O senador norte-americano Ted Cruz disse em um post no X na segunda-feira que reconhecer a Somalilândia é consistente com os interesses de segurança dos EUA e que a Somalilândia é “um aliado com valores compartilhados em uma região crítica para o comércio global e o contraterrorismo”.
Por que a localização da Somalilândia é estratégica
A Somalilândia, que declarou independência da Somália em 1991, ocupa uma posição estratégica na junção do Oceano Índico e do Mar Vermelho, e o porto de Berbera fornece acesso às rotas marítimas mais movimentadas do mundo.
Os navios que operam nestas rotas têm enfrentado ataques da milícia Houthi do Iémen, uma ameaça que, segundo analistas, faz parte do movimento de Israel para reconhecer a Somalilândia e pode levar a um acordo de cooperação militar entre os dois países. No entanto, a Somalilândia nega a aprovação israelita para estabelecer bases militares na Somalilândia ou para reassentar palestinianos de Gaza.

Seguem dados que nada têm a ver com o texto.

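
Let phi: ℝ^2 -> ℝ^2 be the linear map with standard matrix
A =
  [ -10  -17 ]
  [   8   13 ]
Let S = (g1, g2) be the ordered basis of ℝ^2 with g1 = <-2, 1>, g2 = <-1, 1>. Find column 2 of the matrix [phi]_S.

<2, 3>

Compute phi(g2) = A g2 = <-7, 5> in standard coordinates.
Then write this in S-coordinates: solve for y in y_1 g1 + y_2 g2 = <-7, 5>.
This gives y = <2, 3>, which is column 2 of [phi]_S.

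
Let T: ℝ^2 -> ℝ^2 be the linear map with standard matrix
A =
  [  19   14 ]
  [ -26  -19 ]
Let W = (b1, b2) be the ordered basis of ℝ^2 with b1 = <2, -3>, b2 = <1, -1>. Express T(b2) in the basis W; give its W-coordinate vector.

<2, 1>

Column 2 of [T]_W is the W-coordinate vector of T(b2).
In standard coordinates T(b2) = A b2 = <5, -7>.
Converting to W: <5, -7> = 2b1 + b2, so the coordinate vector is <2, 1>.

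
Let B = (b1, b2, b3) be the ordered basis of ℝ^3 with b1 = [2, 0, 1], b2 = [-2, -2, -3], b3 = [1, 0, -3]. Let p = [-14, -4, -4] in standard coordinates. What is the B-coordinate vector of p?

[-4, 2, -2]

[p]_B is the unique c with M c = p, where M has columns b1, ..., b3.
Solving this 3x3 system gives c = (-4, 2, -2).
Check: -4b1 + 2b2 - 2b3 = [-14, -4, -4].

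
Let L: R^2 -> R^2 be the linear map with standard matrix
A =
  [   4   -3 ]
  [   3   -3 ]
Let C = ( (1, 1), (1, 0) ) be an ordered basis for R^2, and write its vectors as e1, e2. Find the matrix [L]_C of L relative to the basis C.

[[0, 3], [1, 1]]

With P the matrix whose columns are e1, e2, [L]_C = P^(-1) A P.
Column by column: L(e1) = A e1 = (1, 0); its C-coordinates (0, 1) give column 1.
Continuing for each basis vector yields [L]_C = [[0, 3], [1, 1]].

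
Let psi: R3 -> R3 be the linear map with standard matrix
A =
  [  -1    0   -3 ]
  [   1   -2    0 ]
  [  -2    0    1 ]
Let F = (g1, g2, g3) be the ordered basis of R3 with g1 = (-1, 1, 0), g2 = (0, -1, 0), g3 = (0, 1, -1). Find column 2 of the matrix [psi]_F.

Column 2 of [psi]_F is the F-coordinate vector of psi(g2).
In standard coordinates psi(g2) = A g2 = (0, 2, 0).
Converting to F: (0, 2, 0) = 0·g1 - 2g2 + 0·g3, so the coordinate vector is (0, -2, 0).

(0, -2, 0)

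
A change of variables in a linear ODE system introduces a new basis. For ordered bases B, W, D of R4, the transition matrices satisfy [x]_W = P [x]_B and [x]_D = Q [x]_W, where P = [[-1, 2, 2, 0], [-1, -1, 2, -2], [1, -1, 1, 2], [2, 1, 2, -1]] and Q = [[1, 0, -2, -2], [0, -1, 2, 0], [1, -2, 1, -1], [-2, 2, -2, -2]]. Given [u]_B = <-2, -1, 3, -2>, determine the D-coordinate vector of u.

<4, -17, -25, 12>

Apply P to get W-coordinates <6, 13, -2, 3>, then Q to get D-coordinates.
The result is [u]_D = <4, -17, -25, 12>.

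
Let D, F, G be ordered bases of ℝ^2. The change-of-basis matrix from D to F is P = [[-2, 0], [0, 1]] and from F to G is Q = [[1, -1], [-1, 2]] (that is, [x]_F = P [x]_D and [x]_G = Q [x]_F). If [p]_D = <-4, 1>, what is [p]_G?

First [p]_F = P [p]_D = <8, 1>.
Then [p]_G = Q [p]_F = <7, -6>.

<7, -6>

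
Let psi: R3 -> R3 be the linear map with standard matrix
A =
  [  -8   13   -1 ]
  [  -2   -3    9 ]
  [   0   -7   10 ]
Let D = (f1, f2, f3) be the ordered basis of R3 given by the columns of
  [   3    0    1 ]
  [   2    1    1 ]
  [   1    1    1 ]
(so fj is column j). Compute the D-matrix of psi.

[[1, 3, 1], [-3, -3, 1], [-2, 3, 1]]

Let P have columns f1, ..., f3. Then [psi]_D = P^(-1) A P.
Here det P = 1, so P^(-1) is integer; computing A P first and then P^(-1)(A P) gives [[1, 3, 1], [-3, -3, 1], [-2, 3, 1]].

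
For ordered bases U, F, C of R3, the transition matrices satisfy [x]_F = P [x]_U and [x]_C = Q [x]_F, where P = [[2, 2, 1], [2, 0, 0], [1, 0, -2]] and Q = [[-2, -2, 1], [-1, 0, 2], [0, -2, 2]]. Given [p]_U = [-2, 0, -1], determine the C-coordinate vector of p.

[18, 5, 8]

Composing the changes, [p]_C = Q P [p]_U.
Q P = [[-7, -4, -4], [0, -2, -5], [-2, 0, -4]]; applying this to [-2, 0, -1] gives [18, 5, 8].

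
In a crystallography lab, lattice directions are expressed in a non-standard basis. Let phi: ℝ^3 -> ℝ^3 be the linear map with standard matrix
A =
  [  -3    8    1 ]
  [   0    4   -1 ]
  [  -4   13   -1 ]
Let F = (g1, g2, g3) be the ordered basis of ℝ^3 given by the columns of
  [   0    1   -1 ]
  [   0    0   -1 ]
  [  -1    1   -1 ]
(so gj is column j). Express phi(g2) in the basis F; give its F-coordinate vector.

[3, -1, 1]

Column 2 of [phi]_F is the F-coordinate vector of phi(g2).
In standard coordinates phi(g2) = A g2 = [-2, -1, -5].
Converting to F: [-2, -1, -5] = 3g1 - g2 + g3, so the coordinate vector is [3, -1, 1].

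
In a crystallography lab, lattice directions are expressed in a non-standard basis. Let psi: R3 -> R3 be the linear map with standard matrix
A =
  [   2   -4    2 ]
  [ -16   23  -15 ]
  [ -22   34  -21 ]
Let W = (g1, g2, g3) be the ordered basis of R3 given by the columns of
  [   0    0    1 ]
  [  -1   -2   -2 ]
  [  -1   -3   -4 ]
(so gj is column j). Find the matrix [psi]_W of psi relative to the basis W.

Let P have columns g1, ..., g3. Then [psi]_W = P^(-1) A P.
Here det P = 1, so P^(-1) is integer; computing A P first and then P^(-1)(A P) gives [[2, -3, -2], [1, 0, 0], [2, 2, 2]].

[[2, -3, -2], [1, 0, 0], [2, 2, 2]]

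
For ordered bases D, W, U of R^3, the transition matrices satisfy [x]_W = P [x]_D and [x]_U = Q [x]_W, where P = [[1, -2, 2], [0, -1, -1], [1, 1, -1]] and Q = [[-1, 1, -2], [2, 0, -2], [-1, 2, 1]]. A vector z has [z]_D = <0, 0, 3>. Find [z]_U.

Apply P to get W-coordinates <6, -3, -3>, then Q to get U-coordinates.
The result is [z]_U = <-3, 18, -15>.

<-3, 18, -15>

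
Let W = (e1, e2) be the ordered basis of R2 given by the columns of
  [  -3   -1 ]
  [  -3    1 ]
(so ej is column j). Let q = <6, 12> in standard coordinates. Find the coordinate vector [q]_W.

We seek scalars with c_1 e1 + c_2 e2 = q; equivalently solve M c = q where the columns of M are e1, e2.
System: -3c_1 - c_2 = 6, -3c_1 + c_2 = 12; solving gives c_1 = -3, c_2 = 3.
Check: -3e1 + 3e2 = <6, 12>.

<-3, 3>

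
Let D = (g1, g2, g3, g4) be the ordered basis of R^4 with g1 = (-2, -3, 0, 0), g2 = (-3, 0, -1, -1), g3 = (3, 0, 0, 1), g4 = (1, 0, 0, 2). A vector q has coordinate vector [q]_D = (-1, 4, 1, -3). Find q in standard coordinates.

(-10, 3, -4, -9)

q = M [q]_D, where M has columns g1, ..., g4.
Carrying out the matrix-vector product, q = (-10, 3, -4, -9).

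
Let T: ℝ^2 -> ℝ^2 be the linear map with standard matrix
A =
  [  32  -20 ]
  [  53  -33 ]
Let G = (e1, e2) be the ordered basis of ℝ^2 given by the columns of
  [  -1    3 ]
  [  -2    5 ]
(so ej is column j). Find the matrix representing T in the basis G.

The j-th column of [T]_G is [T(ej)]_G.
T(e1) = A e1 = <8, 13> = e1 + 3e2, so column 1 is <1, 3>.
Repeating for e2 and assembling the columns gives [[1, -2], [3, -2]].

[[1, -2], [3, -2]]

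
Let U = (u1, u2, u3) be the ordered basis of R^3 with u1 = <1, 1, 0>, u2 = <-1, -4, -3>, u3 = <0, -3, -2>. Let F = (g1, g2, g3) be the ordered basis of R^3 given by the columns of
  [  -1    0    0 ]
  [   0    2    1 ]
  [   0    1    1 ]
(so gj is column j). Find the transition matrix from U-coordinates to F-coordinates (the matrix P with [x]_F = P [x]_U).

[[-1, 1, 0], [1, -1, -1], [-1, -2, -1]]

Let M have columns uj and N have columns gj. Then for every x, N [x]_F = x = M [x]_U, so P = N^(-1) M.
Since det N = -1, N^(-1) has integer entries; multiplying gives P = [[-1, 1, 0], [1, -1, -1], [-1, -2, -1]].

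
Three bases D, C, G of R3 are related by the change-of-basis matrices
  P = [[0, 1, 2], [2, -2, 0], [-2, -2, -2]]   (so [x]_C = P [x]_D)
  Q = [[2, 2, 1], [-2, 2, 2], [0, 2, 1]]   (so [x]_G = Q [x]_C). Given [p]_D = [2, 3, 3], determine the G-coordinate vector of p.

Composing the changes, [p]_G = Q P [p]_D.
Q P = [[2, -4, 2], [0, -10, -8], [2, -6, -2]]; applying this to [2, 3, 3] gives [-2, -54, -20].

[-2, -54, -20]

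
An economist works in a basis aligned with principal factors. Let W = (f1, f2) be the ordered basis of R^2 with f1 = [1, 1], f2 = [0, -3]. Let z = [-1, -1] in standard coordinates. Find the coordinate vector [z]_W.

Write z = c_1 f1 + c_2 f2 and solve for the c_i.
System: c_1 + 0c_2 = -1, c_1 - 3c_2 = -1; solving gives c_1 = -1, c_2 = 0.
Check: -f1 + 0·f2 = [-1, -1].

[-1, 0]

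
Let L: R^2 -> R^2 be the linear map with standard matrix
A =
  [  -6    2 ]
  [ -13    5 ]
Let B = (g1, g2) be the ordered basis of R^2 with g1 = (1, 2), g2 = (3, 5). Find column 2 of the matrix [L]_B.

Compute L(g2) = A g2 = (-8, -14) in standard coordinates.
Then write this in B-coordinates: solve for y in y_1 g1 + y_2 g2 = (-8, -14).
This gives y = (-2, -2), which is column 2 of [L]_B.

(-2, -2)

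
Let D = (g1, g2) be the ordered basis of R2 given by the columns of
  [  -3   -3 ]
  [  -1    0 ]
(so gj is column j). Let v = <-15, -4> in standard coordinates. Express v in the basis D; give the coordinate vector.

We seek scalars with c_1 g1 + c_2 g2 = v; equivalently solve M c = v where the columns of M are g1, g2.
System: -3c_1 - 3c_2 = -15, -c_1 + 0c_2 = -4; solving gives c_1 = 4, c_2 = 1.
Check: 4g1 + g2 = <-15, -4>.

<4, 1>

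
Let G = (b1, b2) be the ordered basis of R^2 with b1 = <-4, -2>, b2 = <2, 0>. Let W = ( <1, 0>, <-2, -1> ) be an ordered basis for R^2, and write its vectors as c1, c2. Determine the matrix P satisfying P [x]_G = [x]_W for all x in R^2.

Column j of P is [bj]_W, since P maps G-coordinates to W-coordinates.
Expressing b1 in W: b1 = 0·c1 + 2c2, so column 1 of P is <0, 2>.
Doing the same for each bj gives P = [[0, 2], [2, 0]].

[[0, 2], [2, 0]]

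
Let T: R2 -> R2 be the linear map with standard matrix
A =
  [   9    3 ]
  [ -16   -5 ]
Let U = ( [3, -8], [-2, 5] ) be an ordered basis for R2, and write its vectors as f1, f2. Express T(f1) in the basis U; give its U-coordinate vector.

[1, 0]

Column 1 of [T]_U is the U-coordinate vector of T(f1).
In standard coordinates T(f1) = A f1 = [3, -8].
Converting to U: [3, -8] = f1 + 0·f2, so the coordinate vector is [1, 0].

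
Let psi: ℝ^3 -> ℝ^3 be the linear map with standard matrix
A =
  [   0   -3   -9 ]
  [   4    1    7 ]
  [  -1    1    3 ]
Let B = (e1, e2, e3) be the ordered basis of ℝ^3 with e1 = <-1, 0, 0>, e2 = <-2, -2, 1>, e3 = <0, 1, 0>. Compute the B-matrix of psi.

With P the matrix whose columns are e1, ..., e3, [psi]_B = P^(-1) A P.
Column by column: psi(e1) = A e1 = <0, -4, 1>; its B-coordinates <-2, 1, -2> give column 1.
Continuing for each basis vector yields [psi]_B = [[-2, -3, 1], [1, 3, 1], [-2, 3, 3]].

[[-2, -3, 1], [1, 3, 1], [-2, 3, 3]]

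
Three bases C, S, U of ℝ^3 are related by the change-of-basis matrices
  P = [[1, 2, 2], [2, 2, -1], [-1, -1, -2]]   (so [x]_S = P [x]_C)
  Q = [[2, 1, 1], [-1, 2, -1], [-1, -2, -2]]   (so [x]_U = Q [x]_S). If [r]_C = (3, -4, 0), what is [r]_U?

Apply P to get S-coordinates (-5, -2, 1), then Q to get U-coordinates.
The result is [r]_U = (-11, 0, 7).

(-11, 0, 7)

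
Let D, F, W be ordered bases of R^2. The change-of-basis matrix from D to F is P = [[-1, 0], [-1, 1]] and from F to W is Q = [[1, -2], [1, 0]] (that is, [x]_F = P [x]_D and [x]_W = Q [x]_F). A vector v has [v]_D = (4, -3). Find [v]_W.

(10, -4)

Composing the changes, [v]_W = Q P [v]_D.
Q P = [[1, -2], [-1, 0]]; applying this to (4, -3) gives (10, -4).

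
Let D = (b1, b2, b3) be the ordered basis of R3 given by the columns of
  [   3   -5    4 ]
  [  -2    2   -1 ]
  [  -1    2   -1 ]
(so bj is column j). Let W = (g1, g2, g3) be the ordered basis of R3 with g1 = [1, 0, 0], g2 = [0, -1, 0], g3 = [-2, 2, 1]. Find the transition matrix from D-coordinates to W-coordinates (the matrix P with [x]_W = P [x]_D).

[[1, -1, 2], [0, 2, -1], [-1, 2, -1]]

Let M have columns bj and N have columns gj. Then for every x, N [x]_W = x = M [x]_D, so P = N^(-1) M.
Since det N = -1, N^(-1) has integer entries; multiplying gives P = [[1, -1, 2], [0, 2, -1], [-1, 2, -1]].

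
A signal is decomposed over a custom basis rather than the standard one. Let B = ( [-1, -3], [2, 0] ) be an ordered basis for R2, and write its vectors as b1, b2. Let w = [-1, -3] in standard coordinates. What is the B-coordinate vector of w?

[w]_B is the unique c with M c = w, where M has columns b1, b2.
System: -c_1 + 2c_2 = -1, -3c_1 + 0c_2 = -3; solving gives c_1 = 1, c_2 = 0.
Check: b1 + 0·b2 = [-1, -3].

[1, 0]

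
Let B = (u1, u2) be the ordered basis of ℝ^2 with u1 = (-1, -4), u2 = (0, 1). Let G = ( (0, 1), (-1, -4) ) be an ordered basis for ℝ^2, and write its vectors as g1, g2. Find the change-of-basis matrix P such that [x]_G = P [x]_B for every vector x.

[[0, 1], [1, 0]]

Column j of P is [uj]_G, since P maps B-coordinates to G-coordinates.
Expressing u1 in G: u1 = 0·g1 + g2, so column 1 of P is (0, 1).
Doing the same for each uj gives P = [[0, 1], [1, 0]].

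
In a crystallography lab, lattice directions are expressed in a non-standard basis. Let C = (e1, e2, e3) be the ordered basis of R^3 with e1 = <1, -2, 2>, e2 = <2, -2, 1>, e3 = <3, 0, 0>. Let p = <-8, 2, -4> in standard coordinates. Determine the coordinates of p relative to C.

<-3, 2, -3>

[p]_C is the unique c with M c = p, where M has columns e1, ..., e3.
Solving this 3x3 system gives c = (-3, 2, -3).
Check: -3e1 + 2e2 - 3e3 = <-8, 2, -4>.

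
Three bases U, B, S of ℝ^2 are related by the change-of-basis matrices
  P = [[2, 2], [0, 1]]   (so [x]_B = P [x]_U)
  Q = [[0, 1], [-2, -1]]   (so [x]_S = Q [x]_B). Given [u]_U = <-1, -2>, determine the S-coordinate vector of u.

<-2, 14>

Apply P to get B-coordinates <-6, -2>, then Q to get S-coordinates.
The result is [u]_S = <-2, 14>.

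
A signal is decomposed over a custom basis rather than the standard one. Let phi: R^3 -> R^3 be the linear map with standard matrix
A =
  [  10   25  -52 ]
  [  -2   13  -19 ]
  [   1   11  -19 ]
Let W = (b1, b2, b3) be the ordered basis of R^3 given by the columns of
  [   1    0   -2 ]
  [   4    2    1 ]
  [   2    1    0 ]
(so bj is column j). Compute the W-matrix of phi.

[[2, 0, 3], [3, 3, 3], [-2, 1, -1]]

Let P have columns b1, ..., b3. Then [phi]_W = P^(-1) A P.
Here det P = -1, so P^(-1) is integer; computing A P first and then P^(-1)(A P) gives [[2, 0, 3], [3, 3, 3], [-2, 1, -1]].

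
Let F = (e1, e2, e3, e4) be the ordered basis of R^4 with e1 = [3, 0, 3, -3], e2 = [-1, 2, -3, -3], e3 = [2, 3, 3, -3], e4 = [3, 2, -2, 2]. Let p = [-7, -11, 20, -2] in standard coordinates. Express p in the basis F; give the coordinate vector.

We seek scalars with c_1 e1 + ... + c_4 e4 = p; equivalently solve M c = p where the columns of M are e1, ..., e4.
Row-reducing the augmented matrix [M | p] gives c = (0, -3, 1, -4).
Check: 0·e1 - 3e2 + e3 - 4e4 = [-7, -11, 20, -2].

[0, -3, 1, -4]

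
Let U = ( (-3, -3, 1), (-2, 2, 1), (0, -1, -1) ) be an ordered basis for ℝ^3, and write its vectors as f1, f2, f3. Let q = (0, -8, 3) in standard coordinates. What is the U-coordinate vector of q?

(2, -3, -4)

We seek scalars with c_1 f1 + ... + c_3 f3 = q; equivalently solve M c = q where the columns of M are f1, ..., f3.
Solving this 3x3 system gives c = (2, -3, -4).
Check: 2f1 - 3f2 - 4f3 = (0, -8, 3).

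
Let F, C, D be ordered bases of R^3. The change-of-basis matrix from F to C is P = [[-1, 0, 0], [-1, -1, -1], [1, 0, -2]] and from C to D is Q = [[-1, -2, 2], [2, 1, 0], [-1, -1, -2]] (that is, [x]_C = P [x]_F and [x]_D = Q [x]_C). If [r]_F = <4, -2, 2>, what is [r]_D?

Composing the changes, [r]_D = Q P [r]_F.
Q P = [[5, 2, -2], [-3, -1, -1], [0, 1, 5]]; applying this to <4, -2, 2> gives <12, -12, 8>.

<12, -12, 8>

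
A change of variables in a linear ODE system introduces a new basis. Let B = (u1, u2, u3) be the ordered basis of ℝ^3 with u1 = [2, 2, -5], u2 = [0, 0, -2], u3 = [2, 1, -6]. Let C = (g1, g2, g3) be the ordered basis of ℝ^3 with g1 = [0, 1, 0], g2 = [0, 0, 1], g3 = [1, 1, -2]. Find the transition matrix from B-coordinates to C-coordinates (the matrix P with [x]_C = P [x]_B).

[[0, 0, -1], [-1, -2, -2], [2, 0, 2]]

Column j of P is [uj]_C, since P maps B-coordinates to C-coordinates.
Expressing u1 in C: u1 = 0·g1 - g2 + 2g3, so column 1 of P is [0, -1, 2].
Doing the same for each uj gives P = [[0, 0, -1], [-1, -2, -2], [2, 0, 2]].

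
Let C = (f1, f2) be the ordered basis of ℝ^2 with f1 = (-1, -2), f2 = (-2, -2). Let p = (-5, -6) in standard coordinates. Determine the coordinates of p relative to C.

(1, 2)

We seek scalars with c_1 f1 + c_2 f2 = p; equivalently solve M c = p where the columns of M are f1, f2.
System: -c_1 - 2c_2 = -5, -2c_1 - 2c_2 = -6; solving gives c_1 = 1, c_2 = 2.
Check: f1 + 2f2 = (-5, -6).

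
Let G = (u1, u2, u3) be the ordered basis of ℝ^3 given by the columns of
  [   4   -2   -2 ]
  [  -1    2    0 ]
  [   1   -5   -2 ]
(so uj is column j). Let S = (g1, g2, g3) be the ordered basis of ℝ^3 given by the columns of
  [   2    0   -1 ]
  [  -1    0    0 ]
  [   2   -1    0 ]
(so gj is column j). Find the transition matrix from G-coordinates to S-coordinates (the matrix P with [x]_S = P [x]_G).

[[1, -2, 0], [1, 1, 2], [-2, -2, 2]]

Let M have columns uj and N have columns gj. Then for every x, N [x]_S = x = M [x]_G, so P = N^(-1) M.
Since det N = -1, N^(-1) has integer entries; multiplying gives P = [[1, -2, 0], [1, 1, 2], [-2, -2, 2]].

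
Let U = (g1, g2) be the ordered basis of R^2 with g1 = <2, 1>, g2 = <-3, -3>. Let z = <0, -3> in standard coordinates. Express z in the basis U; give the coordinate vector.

Write z = c_1 g1 + c_2 g2 and solve for the c_i.
System: 2c_1 - 3c_2 = 0, c_1 - 3c_2 = -3; solving gives c_1 = 3, c_2 = 2.
Check: 3g1 + 2g2 = <0, -3>.

<3, 2>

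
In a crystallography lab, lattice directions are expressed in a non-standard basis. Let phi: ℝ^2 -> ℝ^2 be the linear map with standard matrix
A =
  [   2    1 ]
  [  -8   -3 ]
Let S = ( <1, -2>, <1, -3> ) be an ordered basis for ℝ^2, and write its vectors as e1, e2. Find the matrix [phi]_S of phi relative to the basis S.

The j-th column of [phi]_S is [phi(ej)]_S.
phi(e1) = A e1 = <0, -2> = -2e1 + 2e2, so column 1 is <-2, 2>.
Repeating for e2 and assembling the columns gives [[-2, -2], [2, 1]].

[[-2, -2], [2, 1]]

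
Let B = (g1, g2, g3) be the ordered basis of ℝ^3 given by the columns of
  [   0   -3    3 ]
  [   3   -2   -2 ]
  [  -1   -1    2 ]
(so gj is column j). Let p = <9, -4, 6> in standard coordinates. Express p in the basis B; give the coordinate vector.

<-2, -2, 1>

We seek scalars with c_1 g1 + ... + c_3 g3 = p; equivalently solve M c = p where the columns of M are g1, ..., g3.
Solving this 3x3 system gives c = (-2, -2, 1).
Check: -2g1 - 2g2 + g3 = <9, -4, 6>.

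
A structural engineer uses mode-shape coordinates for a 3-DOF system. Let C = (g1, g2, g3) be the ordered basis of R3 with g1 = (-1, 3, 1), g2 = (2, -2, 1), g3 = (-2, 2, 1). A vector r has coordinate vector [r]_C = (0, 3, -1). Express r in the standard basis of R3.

(8, -8, 2)

The coordinates say r = 0·g1 + 3g2 - g3; adding the scaled basis vectors gives (8, -8, 2).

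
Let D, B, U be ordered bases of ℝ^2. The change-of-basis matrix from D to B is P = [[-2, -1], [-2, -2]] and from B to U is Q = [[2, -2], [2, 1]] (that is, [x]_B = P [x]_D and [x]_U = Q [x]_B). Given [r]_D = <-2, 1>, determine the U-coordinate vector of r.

<2, 8>

First [r]_B = P [r]_D = <3, 2>.
Then [r]_U = Q [r]_B = <2, 8>.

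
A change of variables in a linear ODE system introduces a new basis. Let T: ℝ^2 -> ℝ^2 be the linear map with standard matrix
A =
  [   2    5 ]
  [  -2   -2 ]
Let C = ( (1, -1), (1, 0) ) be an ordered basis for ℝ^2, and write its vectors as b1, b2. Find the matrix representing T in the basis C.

[[0, 2], [-3, 0]]

Let P have columns b1, b2. Then [T]_C = P^(-1) A P.
Here det P = 1, so P^(-1) is integer; computing A P first and then P^(-1)(A P) gives [[0, 2], [-3, 0]].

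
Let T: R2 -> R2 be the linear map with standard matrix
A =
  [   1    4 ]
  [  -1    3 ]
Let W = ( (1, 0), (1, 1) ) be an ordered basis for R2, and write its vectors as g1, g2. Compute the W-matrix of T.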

Que outro país poderia reconhecer a Somalilândia?
A Etiópia, o segundo país sem litoral mais populoso de África, também está de olho na Somalilândia, anunciando um memorando de entendimento ao abrigo do qual Adis Abeba arrendaria a área em redor do porto de Berbera em troca do reconhecimento da independência da região em 2024.
O acordo provocou uma reacção furiosa por parte da Somália e aproximou o governo de Mogadíscio do Egipto, que tem estado em desacordo com a Etiópia durante anos devido à construção de uma gigantesca barragem hidroeléctrica no Nilo, em Adis Abeba, e da Eritreia, outro inimigo de longa data da Etiópia.
A Turquia tem laços estreitos com a Etiópia e a Somália, treinando as forças de segurança somalis e fornecendo ajuda ao desenvolvimento em troca de uma posição segura nas principais rotas marítimas globais. Após conversações mediadas pela Turquia, a Etiópia concordou em trabalhar com a Somália para resolver o conflito em Dezembro de 2024, e há agora rumores de que está preparada para reconhecer a Somalilândia.
A Índia negou as histórias da agência de notícias X de que também se prepara para reconhecer a Somalilândia, embora alguns analistas defendam que deveria fazê-lo para contrariar a influência económica da China no Corno de África, particularmente no Djibuti, no Quénia e na Tanzânia.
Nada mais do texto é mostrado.